Evaluation Metric | Value |
---|---|
MSE | 0.405 |
F1-Score | 0.600 |
Accuracy | 0.594 |
Table 2: Results of the final model (Logistic Regression)
The ideal paramaters were 2 for the polynomial degree and 1 for C or the regularization strength. The Logistic Regression penalty used was "l2" and the solver was scikit-learn's "lbgfs". Unfortunately, the results didn't improve much, except for the F1 score which the model was specifically optimized for, increasing by .05.
We decided to try the Random Forest Classifier as well, grid searching over the polynomial features degree as well as the number of random forest classifier trees. We did this because we had a lot of data and Random Forest Classifiers perform better with large datasets, but this model performed worse. The best paramaters were a degree of 2 for the polynomial and 300 trees.
Evaluation Metric | Value |
---|---|
MSE | 0.415 |
F1-Score | 0.587 |
Accuracy | 0.585 |
Table 3: Results of the final model (Random Forest Classifier)
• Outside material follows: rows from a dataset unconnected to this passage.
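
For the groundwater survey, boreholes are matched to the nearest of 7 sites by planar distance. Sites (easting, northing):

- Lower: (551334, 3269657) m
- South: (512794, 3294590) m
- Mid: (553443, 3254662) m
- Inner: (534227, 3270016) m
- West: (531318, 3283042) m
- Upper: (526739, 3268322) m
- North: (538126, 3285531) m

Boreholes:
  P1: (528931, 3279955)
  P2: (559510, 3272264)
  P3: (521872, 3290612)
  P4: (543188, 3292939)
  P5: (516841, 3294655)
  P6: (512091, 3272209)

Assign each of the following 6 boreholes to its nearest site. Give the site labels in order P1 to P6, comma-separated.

West, Lower, South, North, South, Upper

P1 → West (d²=15227338.00)
P2 → Lower (d²=73643425.00)
P3 → South (d²=98234568.00)
P4 → North (d²=80502308.00)
P5 → South (d²=16382434.00)
P6 → Upper (d²=229672673.00)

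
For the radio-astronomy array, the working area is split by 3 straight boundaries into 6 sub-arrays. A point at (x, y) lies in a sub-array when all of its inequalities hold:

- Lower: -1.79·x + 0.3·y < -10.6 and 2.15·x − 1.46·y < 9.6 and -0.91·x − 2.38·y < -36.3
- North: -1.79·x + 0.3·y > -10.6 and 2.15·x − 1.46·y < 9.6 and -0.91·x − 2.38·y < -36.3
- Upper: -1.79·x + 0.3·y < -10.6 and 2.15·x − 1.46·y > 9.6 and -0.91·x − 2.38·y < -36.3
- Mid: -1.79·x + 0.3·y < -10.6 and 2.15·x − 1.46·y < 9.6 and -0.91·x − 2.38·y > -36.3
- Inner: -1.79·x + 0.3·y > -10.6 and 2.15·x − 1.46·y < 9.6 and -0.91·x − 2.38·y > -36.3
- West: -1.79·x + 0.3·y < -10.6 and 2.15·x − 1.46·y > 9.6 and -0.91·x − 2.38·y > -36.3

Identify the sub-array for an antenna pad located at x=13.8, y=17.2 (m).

-1.79·13.8 + 0.3·17.2 = -19.542, which is < -10.6
2.15·13.8 − 1.46·17.2 = 4.558, which is < 9.6
-0.91·13.8 − 2.38·17.2 = -53.494, which is < -36.3
This sign pattern matches Lower.

Lower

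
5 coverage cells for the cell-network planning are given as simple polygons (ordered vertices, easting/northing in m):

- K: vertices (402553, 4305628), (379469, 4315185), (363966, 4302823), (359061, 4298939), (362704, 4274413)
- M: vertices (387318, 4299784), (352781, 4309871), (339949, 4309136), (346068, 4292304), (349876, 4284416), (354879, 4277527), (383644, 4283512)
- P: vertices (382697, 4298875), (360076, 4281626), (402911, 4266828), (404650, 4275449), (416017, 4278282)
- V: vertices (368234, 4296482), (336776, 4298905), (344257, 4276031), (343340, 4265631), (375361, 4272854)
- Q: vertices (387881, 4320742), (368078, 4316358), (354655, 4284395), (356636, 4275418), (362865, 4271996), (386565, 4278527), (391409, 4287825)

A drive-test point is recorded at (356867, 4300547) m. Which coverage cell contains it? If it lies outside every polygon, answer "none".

Cast a ray rightward from (356867, 4300547). For each polygon, the edges (by vertex number in listed order) whose endpoints lie on opposite sides of northing = 4300547, where each meets that height, and whether that is right or left of the point:
K: 3–4 at easting≈361091.7 (right), 5–1 at easting≈396066.6 (right) → 2 crossings.
M: 1–2 at easting≈384705.6 (right), 3–4 at easting≈343071.4 (left) → 1 crossing.
P: no edge straddles that height → 0 crossings.
V: no edge straddles that height → 0 crossings.
Q: 2–3 at easting≈361438.1 (right), 7–1 at easting≈390045.5 (right) → 2 crossings.
Only M has an odd count, so the point is inside M.

M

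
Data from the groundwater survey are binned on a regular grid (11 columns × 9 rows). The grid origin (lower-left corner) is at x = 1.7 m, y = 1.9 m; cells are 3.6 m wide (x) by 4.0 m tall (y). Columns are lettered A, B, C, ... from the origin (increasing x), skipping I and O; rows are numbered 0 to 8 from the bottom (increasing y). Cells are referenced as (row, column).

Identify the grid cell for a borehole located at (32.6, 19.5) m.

(4, J)

Column index: ⌊(32.6 − 1.7) / 3.6⌋ = ⌊8.583⌋ = 8 → column J
Row offset from origin: ⌊(19.5 − 1.9) / 4.0⌋ = ⌊4.400⌋ = 4 → row 4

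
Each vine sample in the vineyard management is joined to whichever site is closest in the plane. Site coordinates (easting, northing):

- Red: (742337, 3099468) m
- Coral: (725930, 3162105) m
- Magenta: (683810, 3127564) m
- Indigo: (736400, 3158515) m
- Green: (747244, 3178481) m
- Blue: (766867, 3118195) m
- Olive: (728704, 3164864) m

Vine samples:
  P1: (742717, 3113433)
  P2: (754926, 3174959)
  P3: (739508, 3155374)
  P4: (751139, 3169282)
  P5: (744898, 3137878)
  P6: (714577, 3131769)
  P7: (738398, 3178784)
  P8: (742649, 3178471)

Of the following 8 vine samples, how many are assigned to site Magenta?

P1 → Red
P2 → Green
P3 → Indigo
P4 → Green
P5 → Indigo
P6 → Magenta
P7 → Green
P8 → Green
1 of the 8 goes to Magenta.

1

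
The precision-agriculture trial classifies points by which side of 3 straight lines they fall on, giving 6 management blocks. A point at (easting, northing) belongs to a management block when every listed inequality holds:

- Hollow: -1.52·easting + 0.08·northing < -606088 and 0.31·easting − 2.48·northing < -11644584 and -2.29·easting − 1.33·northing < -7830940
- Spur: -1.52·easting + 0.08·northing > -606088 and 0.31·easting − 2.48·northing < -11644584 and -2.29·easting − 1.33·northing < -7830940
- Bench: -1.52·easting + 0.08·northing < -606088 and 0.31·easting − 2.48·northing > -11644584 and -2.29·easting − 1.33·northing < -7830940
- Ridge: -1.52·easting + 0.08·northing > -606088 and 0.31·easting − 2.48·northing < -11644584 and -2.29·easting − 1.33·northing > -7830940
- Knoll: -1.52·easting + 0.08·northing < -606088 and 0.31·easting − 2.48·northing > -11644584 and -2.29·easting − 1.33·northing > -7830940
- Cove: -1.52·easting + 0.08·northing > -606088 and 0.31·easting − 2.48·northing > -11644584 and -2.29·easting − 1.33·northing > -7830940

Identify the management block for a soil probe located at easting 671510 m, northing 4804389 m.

-1.52·671510 + 0.08·4804389 = -636344.080, which is < -606088
0.31·671510 − 2.48·4804389 = -11706716.620, which is < -11644584
-2.29·671510 − 1.33·4804389 = -7927595.270, which is < -7830940
This sign pattern matches Hollow.

Hollow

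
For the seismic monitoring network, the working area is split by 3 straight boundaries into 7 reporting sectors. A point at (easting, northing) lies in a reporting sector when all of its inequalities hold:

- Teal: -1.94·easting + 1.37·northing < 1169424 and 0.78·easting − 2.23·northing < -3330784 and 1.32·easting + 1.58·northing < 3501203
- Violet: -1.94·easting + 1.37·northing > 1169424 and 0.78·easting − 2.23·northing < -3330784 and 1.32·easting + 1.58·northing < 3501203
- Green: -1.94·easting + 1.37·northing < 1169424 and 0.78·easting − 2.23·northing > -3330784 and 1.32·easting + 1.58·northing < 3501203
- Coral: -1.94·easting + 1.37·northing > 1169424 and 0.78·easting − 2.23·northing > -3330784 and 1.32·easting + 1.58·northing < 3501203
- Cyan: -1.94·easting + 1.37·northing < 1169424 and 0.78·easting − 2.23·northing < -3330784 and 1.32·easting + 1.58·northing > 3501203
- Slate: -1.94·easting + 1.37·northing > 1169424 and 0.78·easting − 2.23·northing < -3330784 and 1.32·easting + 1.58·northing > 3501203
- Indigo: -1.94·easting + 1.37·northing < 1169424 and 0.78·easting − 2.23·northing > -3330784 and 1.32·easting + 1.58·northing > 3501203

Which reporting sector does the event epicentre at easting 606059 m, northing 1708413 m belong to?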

Although not traditionally used for classification problems, we also attempted to use a Linear Regression just to see how it would compare. Surprisingly, the Linear Regression did better than expected. The original final model was fed into a Linear Regression to yield the following results:
Evaluation Metric | Value |
---|---|
MSE | 0.235 |
F1-Score | 0.606 |
Accuracy | 0.598 |
Table 4: Results of the final model (Linear Regression)
Weirdly, the Linear Regression worked the best. The best paramater for the polynomial was simply 2. Although difficult to pinpoint the exact reason, we hypothesized that maybe the relationship between early-game statistics and the result was more linear than we speculated. Or, the classification models could have been overfitting.
Because the Logistic Regression Model with PolyFeatures performed better than Random Forest, and because Linear Regression likely is only better by coincidence, we choose the Logistic Regression Model with PolyFeatures as our final model.
Conclusion
With more late-game statistics, the model likely would have been more accurate, but less useful. Additionally, due to the intentional balancing of League of Legends games, it is likely expected that Vi and Jinx do not have a huge impact which makes the models effort to predict the outcome of the game compromised. There are very little Vi and Jinx games compared to the total number of games as well. With even more data, perhaps the model could do better. Another way to improve the model is to incorporate statistics that are available further into a match. However, although more accurate, this is clearly less practical and useful. It would, however, allow for a continued progression of odds across the game, similar to Google's updating odds on sports games.
Overall, although the model performance was not as good as we hoped it could be, League of Legends is an incredibly complex game and the results are still impressive. GLORY TO LEAGUE OF LEGENDS!!!!!!